Raqqa, c'est quand même l'ancienne capitale autoproclamée de l'Etat islamique, c'est de là qu'ont été ordonnés les attentats de Paris. Nous avons été directement touchés par ce qui s'est passé dans cette ville dont on ne connaissait absolument rien auparavant. Aujourd'hui, on ne peut pas prétendre ne rien connaître de Raqqa. Pour garantir notre sécurité, à nous d'encourager le changement là-bas. Et ça passe par accompagner celles et ceux, comme Leïla Mustapha, qui essayent de donner une autre vision de l'avenir en suivant des valeurs universelles qui sont les mêmes que les nôtres. Donc oui, il existe une vie après Daech.

Le film sort le 8 septembre, jour de l'ouverture du procès aux assises des attentats du 13 novembre, est-ce un hasard ?

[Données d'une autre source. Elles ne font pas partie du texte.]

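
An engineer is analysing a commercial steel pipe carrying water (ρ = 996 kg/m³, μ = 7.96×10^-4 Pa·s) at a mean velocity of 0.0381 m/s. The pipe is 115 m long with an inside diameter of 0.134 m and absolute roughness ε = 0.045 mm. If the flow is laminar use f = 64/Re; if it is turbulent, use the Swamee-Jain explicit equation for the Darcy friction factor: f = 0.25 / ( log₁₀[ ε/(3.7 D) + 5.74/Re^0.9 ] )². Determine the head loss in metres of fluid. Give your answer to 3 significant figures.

Reynolds number Re = ρVD/μ = 996 · 0.0381 · 0.134 / 0.000796 = 6388.
Re > 4000 → turbulent. Relative roughness ε/D = 4.5e-05/0.134 = 0.000336. Swamee-Jain: f = 0.25/(log₁₀[0.000336/3.7 + 5.74/6388^0.9])² = 0.25/(log₁₀[9.08e-05 + 0.00216])² = 0.25/(-2.648)² = 0.03565.
Darcy-Weisbach: ΔP = f(L/D)(ρV²/2) = 0.03565·(115/0.134)·(996·0.0381²/2) = 0.03565·858.2·0.7229 = 22.12 Pa.
Head loss h_f = ΔP/(ρg) = 22.12/(996·9.81) = 0.00226 m.

h_f ≈ 0.00226 m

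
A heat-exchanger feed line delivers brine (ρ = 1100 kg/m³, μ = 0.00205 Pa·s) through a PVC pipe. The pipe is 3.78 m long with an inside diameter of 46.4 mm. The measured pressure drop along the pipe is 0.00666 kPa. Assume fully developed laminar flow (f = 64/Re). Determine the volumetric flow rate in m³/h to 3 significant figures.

For laminar flow, f = 64/Re with Re = ρVD/μ, so Darcy-Weisbach reduces to ΔP = 32μLV/D². Solving for V: V = ΔP·D²/(32μL) = 6.66·(0.0464)²/(32·0.00205·3.78) = 0.05782 m/s.
Check: Re = ρVD/μ = 1100·0.05782·0.0464/0.00205 = 1440 < 2300, so the laminar assumption holds.
Q = V·A = 0.05782·(π/4·0.0464²) = 9.778e-05 m³/s = 0.352 m³/h.

Q ≈ 0.352 m³/h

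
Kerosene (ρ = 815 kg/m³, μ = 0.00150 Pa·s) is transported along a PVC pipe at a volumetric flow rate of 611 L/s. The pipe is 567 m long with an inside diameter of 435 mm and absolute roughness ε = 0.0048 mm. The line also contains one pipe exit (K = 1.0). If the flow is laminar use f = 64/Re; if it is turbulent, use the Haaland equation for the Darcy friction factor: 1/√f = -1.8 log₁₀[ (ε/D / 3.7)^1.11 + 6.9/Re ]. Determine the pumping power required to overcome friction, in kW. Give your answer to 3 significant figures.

P ≈ 69.2 kW

Q = 611 L/s = 611/1000 = 0.611 m³/s.
Cross-sectional area A = πD²/4 = π(0.435)²/4 = 0.1486 m²; mean velocity V = Q/A = 0.611/0.1486 = 4.111 m/s.
Reynolds number Re = ρVD/μ = 815 · 4.111 · 0.435 / 0.0015 = 9.717e+05.
Re > 4000 → turbulent. Relative roughness ε/D = 4.8e-06/0.435 = 1.1e-05. Haaland: 1/√f = -1.8 log₁₀[(1.1e-05/3.7)^1.11 + 6.9/9.717e+05] = -1.8 log₁₀[7.36e-07 + 7.1e-06] = 9.191, so f = 0.01184.
Total minor-loss coefficient ΣK = 1·1 = 1.
ΔP = [f·L/D + ΣK]·(ρV²/2) = [0.01184·567/0.435 + 1]·(815·4.111²/2) = [15.43 + 1]·6888 = 1.132e+05 Pa.
Pumping power P = QΔP = 0.611·1.132e+05 = 69150 W = 69.2 kW.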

Xavier de Lauzanne : Un hasard total. Ce n'était pas prémédité, on n'aurait pas osé un tel plan marketing. Les attentats de Paris ont une portée anxiogène importante. A l'inverse, notre film essaye d'apporter un peu de lumière. Donc ce n'était pas voulu, mais ça tombe comme ça.

Quid des deux autres volets de la trilogie ?

Xavier de Lauzanne : "La vie après Daech", ce sont trois films, dont le point commun est de raconter une forme de reconstruction du lien social après la guerre, à travers trois expériences. Une expérience politique, c'est celle que mène Leïla Mustapha et son Conseil civil à Raqqa, une expérience médiatique sur Radio al Salam, une radio du nord de l'Irak dont les animateurs, les jeunes journalistes, sont issus des communautés chrétiennes, musulmanes et yezidies. Et le troisième film, ce sera Mossoul Campus, sur la reconstruction de la grande bibliothèque de l'université de Mossoul qui a complètement brûlé sous Daech et qui est en cours de réhabilitation. En parallèle, vivent des étudiants qui, aujourd'hui, sont très conscients de la valeur de l'éducation et de la culture en tant que remparts contre l'extrémisme et la barbarie.